Using [18F]Fluorothymidine Imaged With Positron Emission Tomography to Quantify and Reduce Hematologic Toxicity Due to Chemoradiation Therapy for Pelvic Cancer Patients

Abstract

The purpose of the present prospective clinical trial was to determine the efficacy of [(18)F]fluorothymidine (FLT)-identified active bone marrow sparing for pelvic cancer patients by correlating the FLT uptake change during and after chemoradiation therapy with hematologic toxicity. Simulation FLT positron emission tomography (PET) images were used to spare pelvic bone marrow using intensity modulated radiation therapy (IMRT BMS) for 32 patients with pelvic cancer. FLT PET scans taken during chemoradiation therapy after 1 and 2weeks and 30days and 1year after completion of chemoradiation therapy were used to evaluate the acute and chronic dose response of pelvic bone marrow. Complete blood counts were recorded at each imaging point to correlate the FLT uptake change with systemic hematologic toxicity. IMRT BMS plans significantly reduced the dose to the pelvic regions identified with FLT uptake compared with control IMRT plans (P<.001, paired t test). Radiation doses of 4Gy caused an ∼50% decrease in FLT uptake in the pelvic bone marrow after either 1 or 2weeks of chemoradiation therapy. Additionally, subjects with more FLT-identified bone marrow exposed to ≥4Gy after 1week developed grade 2 leukopenia sooner than subjects with less marrow exposed to ≥4 Gy (P<.05, Cox regression analysis).

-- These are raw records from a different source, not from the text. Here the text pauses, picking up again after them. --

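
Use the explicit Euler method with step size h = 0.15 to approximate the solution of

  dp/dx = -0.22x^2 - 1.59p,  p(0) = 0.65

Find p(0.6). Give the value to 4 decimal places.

Euler: p_{n+1} = p_n + h·f(x_n, p_n).
x=0.000000, p=0.650000: f=-1.033500 → p ← 0.650000 + 0.15·(-1.033500) = 0.494975
x=0.150000, p=0.494975: f=-0.791960 → p ← 0.494975 + 0.15·(-0.791960) = 0.376181
x=0.300000, p=0.376181: f=-0.617928 → p ← 0.376181 + 0.15·(-0.617928) = 0.283492
x=0.450000, p=0.283492: f=-0.495302 → p ← 0.283492 + 0.15·(-0.495302) = 0.209197
p(0.6) ≈ 0.2092

0.2092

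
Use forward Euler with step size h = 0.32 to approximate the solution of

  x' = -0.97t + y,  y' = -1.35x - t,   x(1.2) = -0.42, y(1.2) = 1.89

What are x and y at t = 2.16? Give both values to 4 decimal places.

Euler on (x,y): x_{n+1} = x_n + h·x', y_{n+1} = y_n + h·y'.
1.200000: (-0.420000, 1.890000); f=(0.726000, -0.633000) → (-0.187680, 1.687440)
1.520000: (-0.187680, 1.687440); f=(0.213040, -1.266632) → (-0.119507, 1.282118)
1.840000: (-0.119507, 1.282118); f=(-0.502682, -1.678665) → (-0.280366, 0.744945)
(x(2.16), y(2.16)) ≈ (-0.2804, 0.7449)

-0.2804, 0.7449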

Apparent bone marrow recovery at 30days after therapy was not maintained 1year after chemotherapy. The FLT uptake in the pelvic bone marrow regions that received >35Gy was 18.8%±1.8% greater at 30days after therapy than at 1year after therapy. The white blood cell, platelet, lymphocyte, and neutrophil counts at 1year after therapy were all lower than the pretherapy levels (P<.05, paired t test). IMRT BMS plans reduced the dose to FLT-identified pelvic bone marrow for pelvic cancer patients. However, reducing hematologic toxicity is challenging owing to the acute radiation sensitivity (∼4Gy) and chronic suppression of activity in bone marrow receiving radiation doses >35Gy, as measured by the FLT uptake change correlated with the complete blood cell counts.